Could Bernie Sanders Win the Presidency as a Write-In Candidate?

Some Bernie Sanders supporters want to put the Vermont senator in a position to play spoiler in the presidential election.

Published Oct 15, 2016

Republican Donald Trump and Democrat Bernie Sanders have cruised to stunning victories in the New Hampshire primary, CNN projects, in results that will rock the establishments of both parties and confirm the strength of outsider candidates in a wild presidential race. (Phil Roeder)
Image Via Phil Roeder

Even though Vermont senator Bernie Sanders was unsuccessful in his efforts to claim the 2016 Democratic presidential nomination, some of his supporters have pushed the idea that he could be elected President despite his not having been nominated by any political party for that position.

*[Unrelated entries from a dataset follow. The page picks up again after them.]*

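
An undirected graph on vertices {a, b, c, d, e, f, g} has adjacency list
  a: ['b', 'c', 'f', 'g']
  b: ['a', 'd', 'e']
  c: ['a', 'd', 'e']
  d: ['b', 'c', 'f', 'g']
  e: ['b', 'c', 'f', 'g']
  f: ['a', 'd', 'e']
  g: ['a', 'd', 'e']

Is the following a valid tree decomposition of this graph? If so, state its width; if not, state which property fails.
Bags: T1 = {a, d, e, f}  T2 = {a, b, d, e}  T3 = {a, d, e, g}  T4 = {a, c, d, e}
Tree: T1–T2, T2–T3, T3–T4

Yes; width 3.

Every vertex of G appears in some bag (union = {a, b, c, d, e, f, g}); every edge is covered by a bag; and for each vertex v the set of bags containing v is connected in the bag tree. The decomposition is therefore valid. The largest bag has 4 vertices, so the width is 3.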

One report (which has since been retracted) asserted that the senator had been "certified in all 50 states" as a write-in option for voters.

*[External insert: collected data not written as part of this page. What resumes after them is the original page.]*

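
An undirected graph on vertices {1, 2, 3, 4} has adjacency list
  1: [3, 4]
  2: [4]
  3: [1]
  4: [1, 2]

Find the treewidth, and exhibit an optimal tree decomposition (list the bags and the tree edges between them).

Every bag has size at most 2, so the width is 2 − 1 = 1 and tw(G) ≤ 1. Any graph with an edge has treewidth ≥ 1, and G has the edge 3–1. Combining the bounds, tw(G) = 1.

Treewidth 1.
One such decomposition:
Bags: B1 = {1, 3}  B2 = {1, 4}  B3 = {2, 4}
Tree: B1–B2, B2–B3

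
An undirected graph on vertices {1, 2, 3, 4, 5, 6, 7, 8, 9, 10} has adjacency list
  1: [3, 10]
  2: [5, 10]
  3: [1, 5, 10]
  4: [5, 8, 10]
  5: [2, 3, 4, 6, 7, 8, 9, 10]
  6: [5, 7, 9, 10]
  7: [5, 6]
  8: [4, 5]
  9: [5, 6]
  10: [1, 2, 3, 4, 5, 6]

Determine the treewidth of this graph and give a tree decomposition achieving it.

Treewidth 2.
One such decomposition:
Bags: B1 = {3, 5, 10}  B2 = {5, 6, 10}  B3 = {1, 3, 10}  B4 = {4, 5, 10}  B5 = {4, 5, 8}  B6 = {2, 5, 10}  B7 = {5, 6, 9}  B8 = {5, 6, 7}
Tree: B1–B2, B1–B3, B2–B4, B4–B5, B2–B6, B2–B7, B7–B8

The largest bag has 3 vertices, giving width 2; this decomposition certifies tw(G) ≤ 2. On the other hand G contains the 3-clique {1, 3, 10}. A clique must lie in a single bag of any decomposition, so no decomposition can have width below 2. Hence tw(G) = 2 exactly.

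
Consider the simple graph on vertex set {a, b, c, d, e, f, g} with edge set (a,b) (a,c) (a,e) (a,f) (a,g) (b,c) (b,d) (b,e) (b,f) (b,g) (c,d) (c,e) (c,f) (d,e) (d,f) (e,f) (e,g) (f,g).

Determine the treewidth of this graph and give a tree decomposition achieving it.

The largest bag has 5 vertices, giving width 4; this decomposition certifies tw(G) ≤ 4. For the lower bound, the 5 vertices {a, b, e, f, g} are pairwise adjacent, and any tree decomposition puts a clique entirely inside one bag — forcing width ≥ 4. Hence tw(G) = 4 exactly.

Treewidth 4.
One optimal decomposition is:
Bags: B1 = {a, b, c, e, f}  B2 = {b, c, d, e, f}  B3 = {a, b, e, f, g}
Tree: B1–B2, B1–B3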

Under current rules, 34 states — including the swing state of Ohio — require candidates to file paperwork before write-in votes for them can be counted. Another nine states (Arkansas, Hawaii, Louisiana, Mississippi, New Mexico, Nevada, Oklahoma, South Carolina, and South Dakota) don't count write-in votes for presidential elections.

Sanders' home state of Vermont (along with Alabama, Delaware, Iowa, New Hampshire, New Jersey, and Oregon) does allow for write-in presidential votes to be counted, but officials in Vermont and Iowa told us that write-in votes in their states would not default to selecting electors for Bernie Sanders, because he did not declare himself a general election candidate there.

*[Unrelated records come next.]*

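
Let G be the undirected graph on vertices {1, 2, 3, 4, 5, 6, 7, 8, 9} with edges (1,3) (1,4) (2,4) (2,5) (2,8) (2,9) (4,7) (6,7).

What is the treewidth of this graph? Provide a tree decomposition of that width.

Treewidth 1.
Bags: B1 = {2, 4}  B2 = {2, 5}  B3 = {1, 4}  B4 = {4, 7}  B5 = {1, 3}  B6 = {6, 7}  B7 = {2, 8}  B8 = {2, 9}
Tree: B1–B2, B1–B3, B1–B4, B3–B5, B4–B6, B1–B7, B7–B8

Each bag holds 2 vertices, so the decomposition has width 1, which upper-bounds the treewidth. G has an edge, so its treewidth is at least 1. Hence tw(G) = 1 exactly.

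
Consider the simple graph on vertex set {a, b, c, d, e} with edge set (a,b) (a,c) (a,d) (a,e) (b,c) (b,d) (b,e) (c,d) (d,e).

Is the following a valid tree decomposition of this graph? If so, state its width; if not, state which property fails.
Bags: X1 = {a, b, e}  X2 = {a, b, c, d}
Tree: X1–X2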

John Bennett, a spokesperson for Alabama's Secretary of State office, did posit a more encouraging scenario for Sanders supporters:

As long as write-in votes for Sanders spelled his name correctly, his votes would be counted. If he received the majority of votes among presidential candidates, he would win all nine of the state's Electoral College votes.

Another theory states that Sanders voters could put him into position to win by denying both Clinton and Republican Party nominee Donald Trump the 270 electoral vote majority necessary to clinch the presidency. The presidential choice under that scenario would then be put into the hands of House of Representatives:

If no candidate receives a majority of Electoral votes, the House of Representatives elects the President from the 3 Presidential candidates who received the most Electoral votes. Each state delegation has one vote. The Senate would elect the Vice President from the 2 Vice Presidential candidates with thAe most Electoral votes. Each Senator would cast one vote for Vice President. If the House of Representatives fails to elect a President by Inauguration Day, the Vice-President Elect serves as acting President until the deadlock is resolved in the House.

However, polling has shown a surge in Hillary Clinton's momentum, and Sanders himself has thrown his support behind the former secretary of state and discouraged his own supporters from casting "protest votes" for him in this year's election.

On 28 October 2016, the California Secretary of State's office included Sanders on its list of certified write-in presidential candidates, after an online campaign succeeded in securing 55 write-in electors pledging themselves to the senator.

Arturo Garcia is a former writer for Snopes.